My name is Keaton, and I discovered something really cool.  I found out that when I focused on helping OTHER people or blocked for OTHER people or prayed for OTHER people... I felt joy.  That's in the bible you know.  I learned it first from watching my parents and then I learned it at church.   The world tells you to "look out for number one."  That's certainly one way to go - but it's complete crap.  The bible says it this way in Philippians 2:4 "Each of you should look not only to your own interests, but also to the interests of others."    It's your life, but I can guarantee that the blue words work.  Joy happens.  Test it out.  I had cancer, but one of the things that kept me from getting really depressed about that was focusing on OTHER people.  I prayed for my friends and family.  I visited a younger kid who had cancer... a little girl named Kylie.  (Ya'll keep praying for her, ok?)  Here's the deal:  An outward focus leads to inner joy.  That'll tweet.

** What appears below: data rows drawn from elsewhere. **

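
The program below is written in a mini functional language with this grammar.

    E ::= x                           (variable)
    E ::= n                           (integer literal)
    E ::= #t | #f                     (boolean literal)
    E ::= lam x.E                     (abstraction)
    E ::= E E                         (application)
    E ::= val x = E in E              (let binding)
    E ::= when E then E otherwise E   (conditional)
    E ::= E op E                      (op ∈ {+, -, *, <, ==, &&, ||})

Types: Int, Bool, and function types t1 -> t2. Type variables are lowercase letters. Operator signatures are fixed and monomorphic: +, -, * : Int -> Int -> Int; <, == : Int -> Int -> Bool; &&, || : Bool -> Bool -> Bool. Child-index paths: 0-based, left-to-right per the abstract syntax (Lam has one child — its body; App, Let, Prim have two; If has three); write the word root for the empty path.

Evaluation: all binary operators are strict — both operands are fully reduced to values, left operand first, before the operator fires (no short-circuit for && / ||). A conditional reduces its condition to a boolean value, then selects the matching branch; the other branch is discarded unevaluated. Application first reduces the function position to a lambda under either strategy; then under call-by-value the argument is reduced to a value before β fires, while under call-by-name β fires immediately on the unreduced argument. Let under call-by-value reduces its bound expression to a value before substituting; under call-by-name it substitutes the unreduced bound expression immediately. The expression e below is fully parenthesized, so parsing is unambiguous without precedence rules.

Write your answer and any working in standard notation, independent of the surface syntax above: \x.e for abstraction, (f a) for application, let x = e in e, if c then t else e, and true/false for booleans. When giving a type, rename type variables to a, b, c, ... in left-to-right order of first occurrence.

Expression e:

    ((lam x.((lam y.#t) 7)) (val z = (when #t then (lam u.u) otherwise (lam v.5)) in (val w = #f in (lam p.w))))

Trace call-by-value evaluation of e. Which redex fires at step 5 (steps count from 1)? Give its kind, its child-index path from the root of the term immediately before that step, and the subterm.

Working:
step 0: ((\x.((\y.true) 7)) (let z = (if true then (\u.u) else (\v.5)) in (let w = false in (\p.w))))
step 1: [if@1.0] ((\x.((\y.true) 7)) (let z = (\u.u) in (let w = false in (\p.w))))
step 2: [let@1] ((\x.((\y.true) 7)) (let w = false in (\p.w)))
step 3: [let@1] ((\x.((\y.true) 7)) (\p.false))
step 4: [beta@root] ((\y.true) 7)
step 5: [beta@root] true

Answer: beta at root : ((\y.true) 7)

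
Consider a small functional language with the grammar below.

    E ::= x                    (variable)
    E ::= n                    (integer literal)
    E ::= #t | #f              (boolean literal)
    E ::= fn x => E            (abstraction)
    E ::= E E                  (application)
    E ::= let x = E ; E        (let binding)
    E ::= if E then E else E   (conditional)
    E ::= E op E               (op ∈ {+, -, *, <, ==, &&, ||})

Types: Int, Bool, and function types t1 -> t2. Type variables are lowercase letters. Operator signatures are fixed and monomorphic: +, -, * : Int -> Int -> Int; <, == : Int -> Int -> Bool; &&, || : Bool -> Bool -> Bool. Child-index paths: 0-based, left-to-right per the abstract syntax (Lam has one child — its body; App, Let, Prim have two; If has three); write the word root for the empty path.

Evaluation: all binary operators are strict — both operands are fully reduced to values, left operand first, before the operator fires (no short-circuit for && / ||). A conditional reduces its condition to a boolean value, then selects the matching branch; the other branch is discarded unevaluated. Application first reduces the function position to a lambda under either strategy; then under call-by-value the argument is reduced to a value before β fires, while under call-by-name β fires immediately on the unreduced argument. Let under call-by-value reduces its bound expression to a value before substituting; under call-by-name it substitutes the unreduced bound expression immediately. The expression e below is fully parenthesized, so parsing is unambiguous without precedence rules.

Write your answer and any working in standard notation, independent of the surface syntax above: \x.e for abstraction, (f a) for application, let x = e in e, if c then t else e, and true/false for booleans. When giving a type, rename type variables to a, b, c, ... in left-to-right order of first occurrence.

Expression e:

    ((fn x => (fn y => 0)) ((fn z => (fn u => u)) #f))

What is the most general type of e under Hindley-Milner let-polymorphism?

Answer: a -> Int

Derivation:
\y._ : b -> Int
\x._ : a -> b -> Int
u : d
\u._ : d -> d
\z._ : c -> d -> d
  unify c -> d -> d ~ Bool -> e
  unify c ~ Bool
  unify d -> d ~ e
_ _ : d -> d
  unify a -> b -> Int ~ (d -> d) -> f
  unify a ~ d -> d
  unify b -> Int ~ f
_ _ : b -> Int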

My name is Keaton, and now that I'm in heaven - I can tell you a secret: I was actually a prophet while I was on earth.  Who knew?!?!  Here's the proof.  On the last page of my bible, I wrote these words:

  Now that I'm hanging out with Jesus every single day... I know for SURE that the words I wrote on the last page of my bible were absolutely TRUE!  He was worth every dose of chemo and every doctor visit.  He was worth every stinkin' MRI on my big body in that little tube.  He was worth every needle prick.  He was worth all 30 of those radiation treatments.  He was worth losing all my hair and then having it grow back funny.  He was worth seizures and losing my legal right to drive my dang new car. He was worth every every every thing!!  The bible talks about it formally in 2 Corinthians 4, but the Keaton-translation is simply: HE IS WORTH IT!  If you don't believe it yet - or you aren't sure - go talk to my big brother, Karson, who happens to be a pastor.  He knows it too.  He even got it tattooed on his arm.  THAT is a sign of being SURE!  (Cool tat bro!)


Well... I think that's probably enough for page one.  Ya think?  So here's what I'd love for you to do.  If you have an observation to include in the letter that God wrote to the world through Keaton's life, email it to me at marybethcook@bellsouth.net.  Put "Keaton's Letter" in the subject line and start your email with "My name is Keaton..."  When/if I get enough from you guys for Page Two... I'll add it to the blog.  I think Keaton's parents would really love it.  

At the candlelight service at Flowery Branch High School on the evening of July 18th, the coach made reference to the way Keaton stayed positive - even when he couldn't get his words out because of the tumors.  During those times, Keaton replied with a "thumbs up."  The football team will be using that hand signal this season.  A friend of our family, Kathe Nelson, who was at that candlelight service - sent me this photograph.  I thought it a fitting way to end Page One.  No matter what life is throwing at you... keep your knees prayerfully bent, your attitude faithfully positive, your focus on others, and your thumbs UP!  He's worth it y'all.  He is.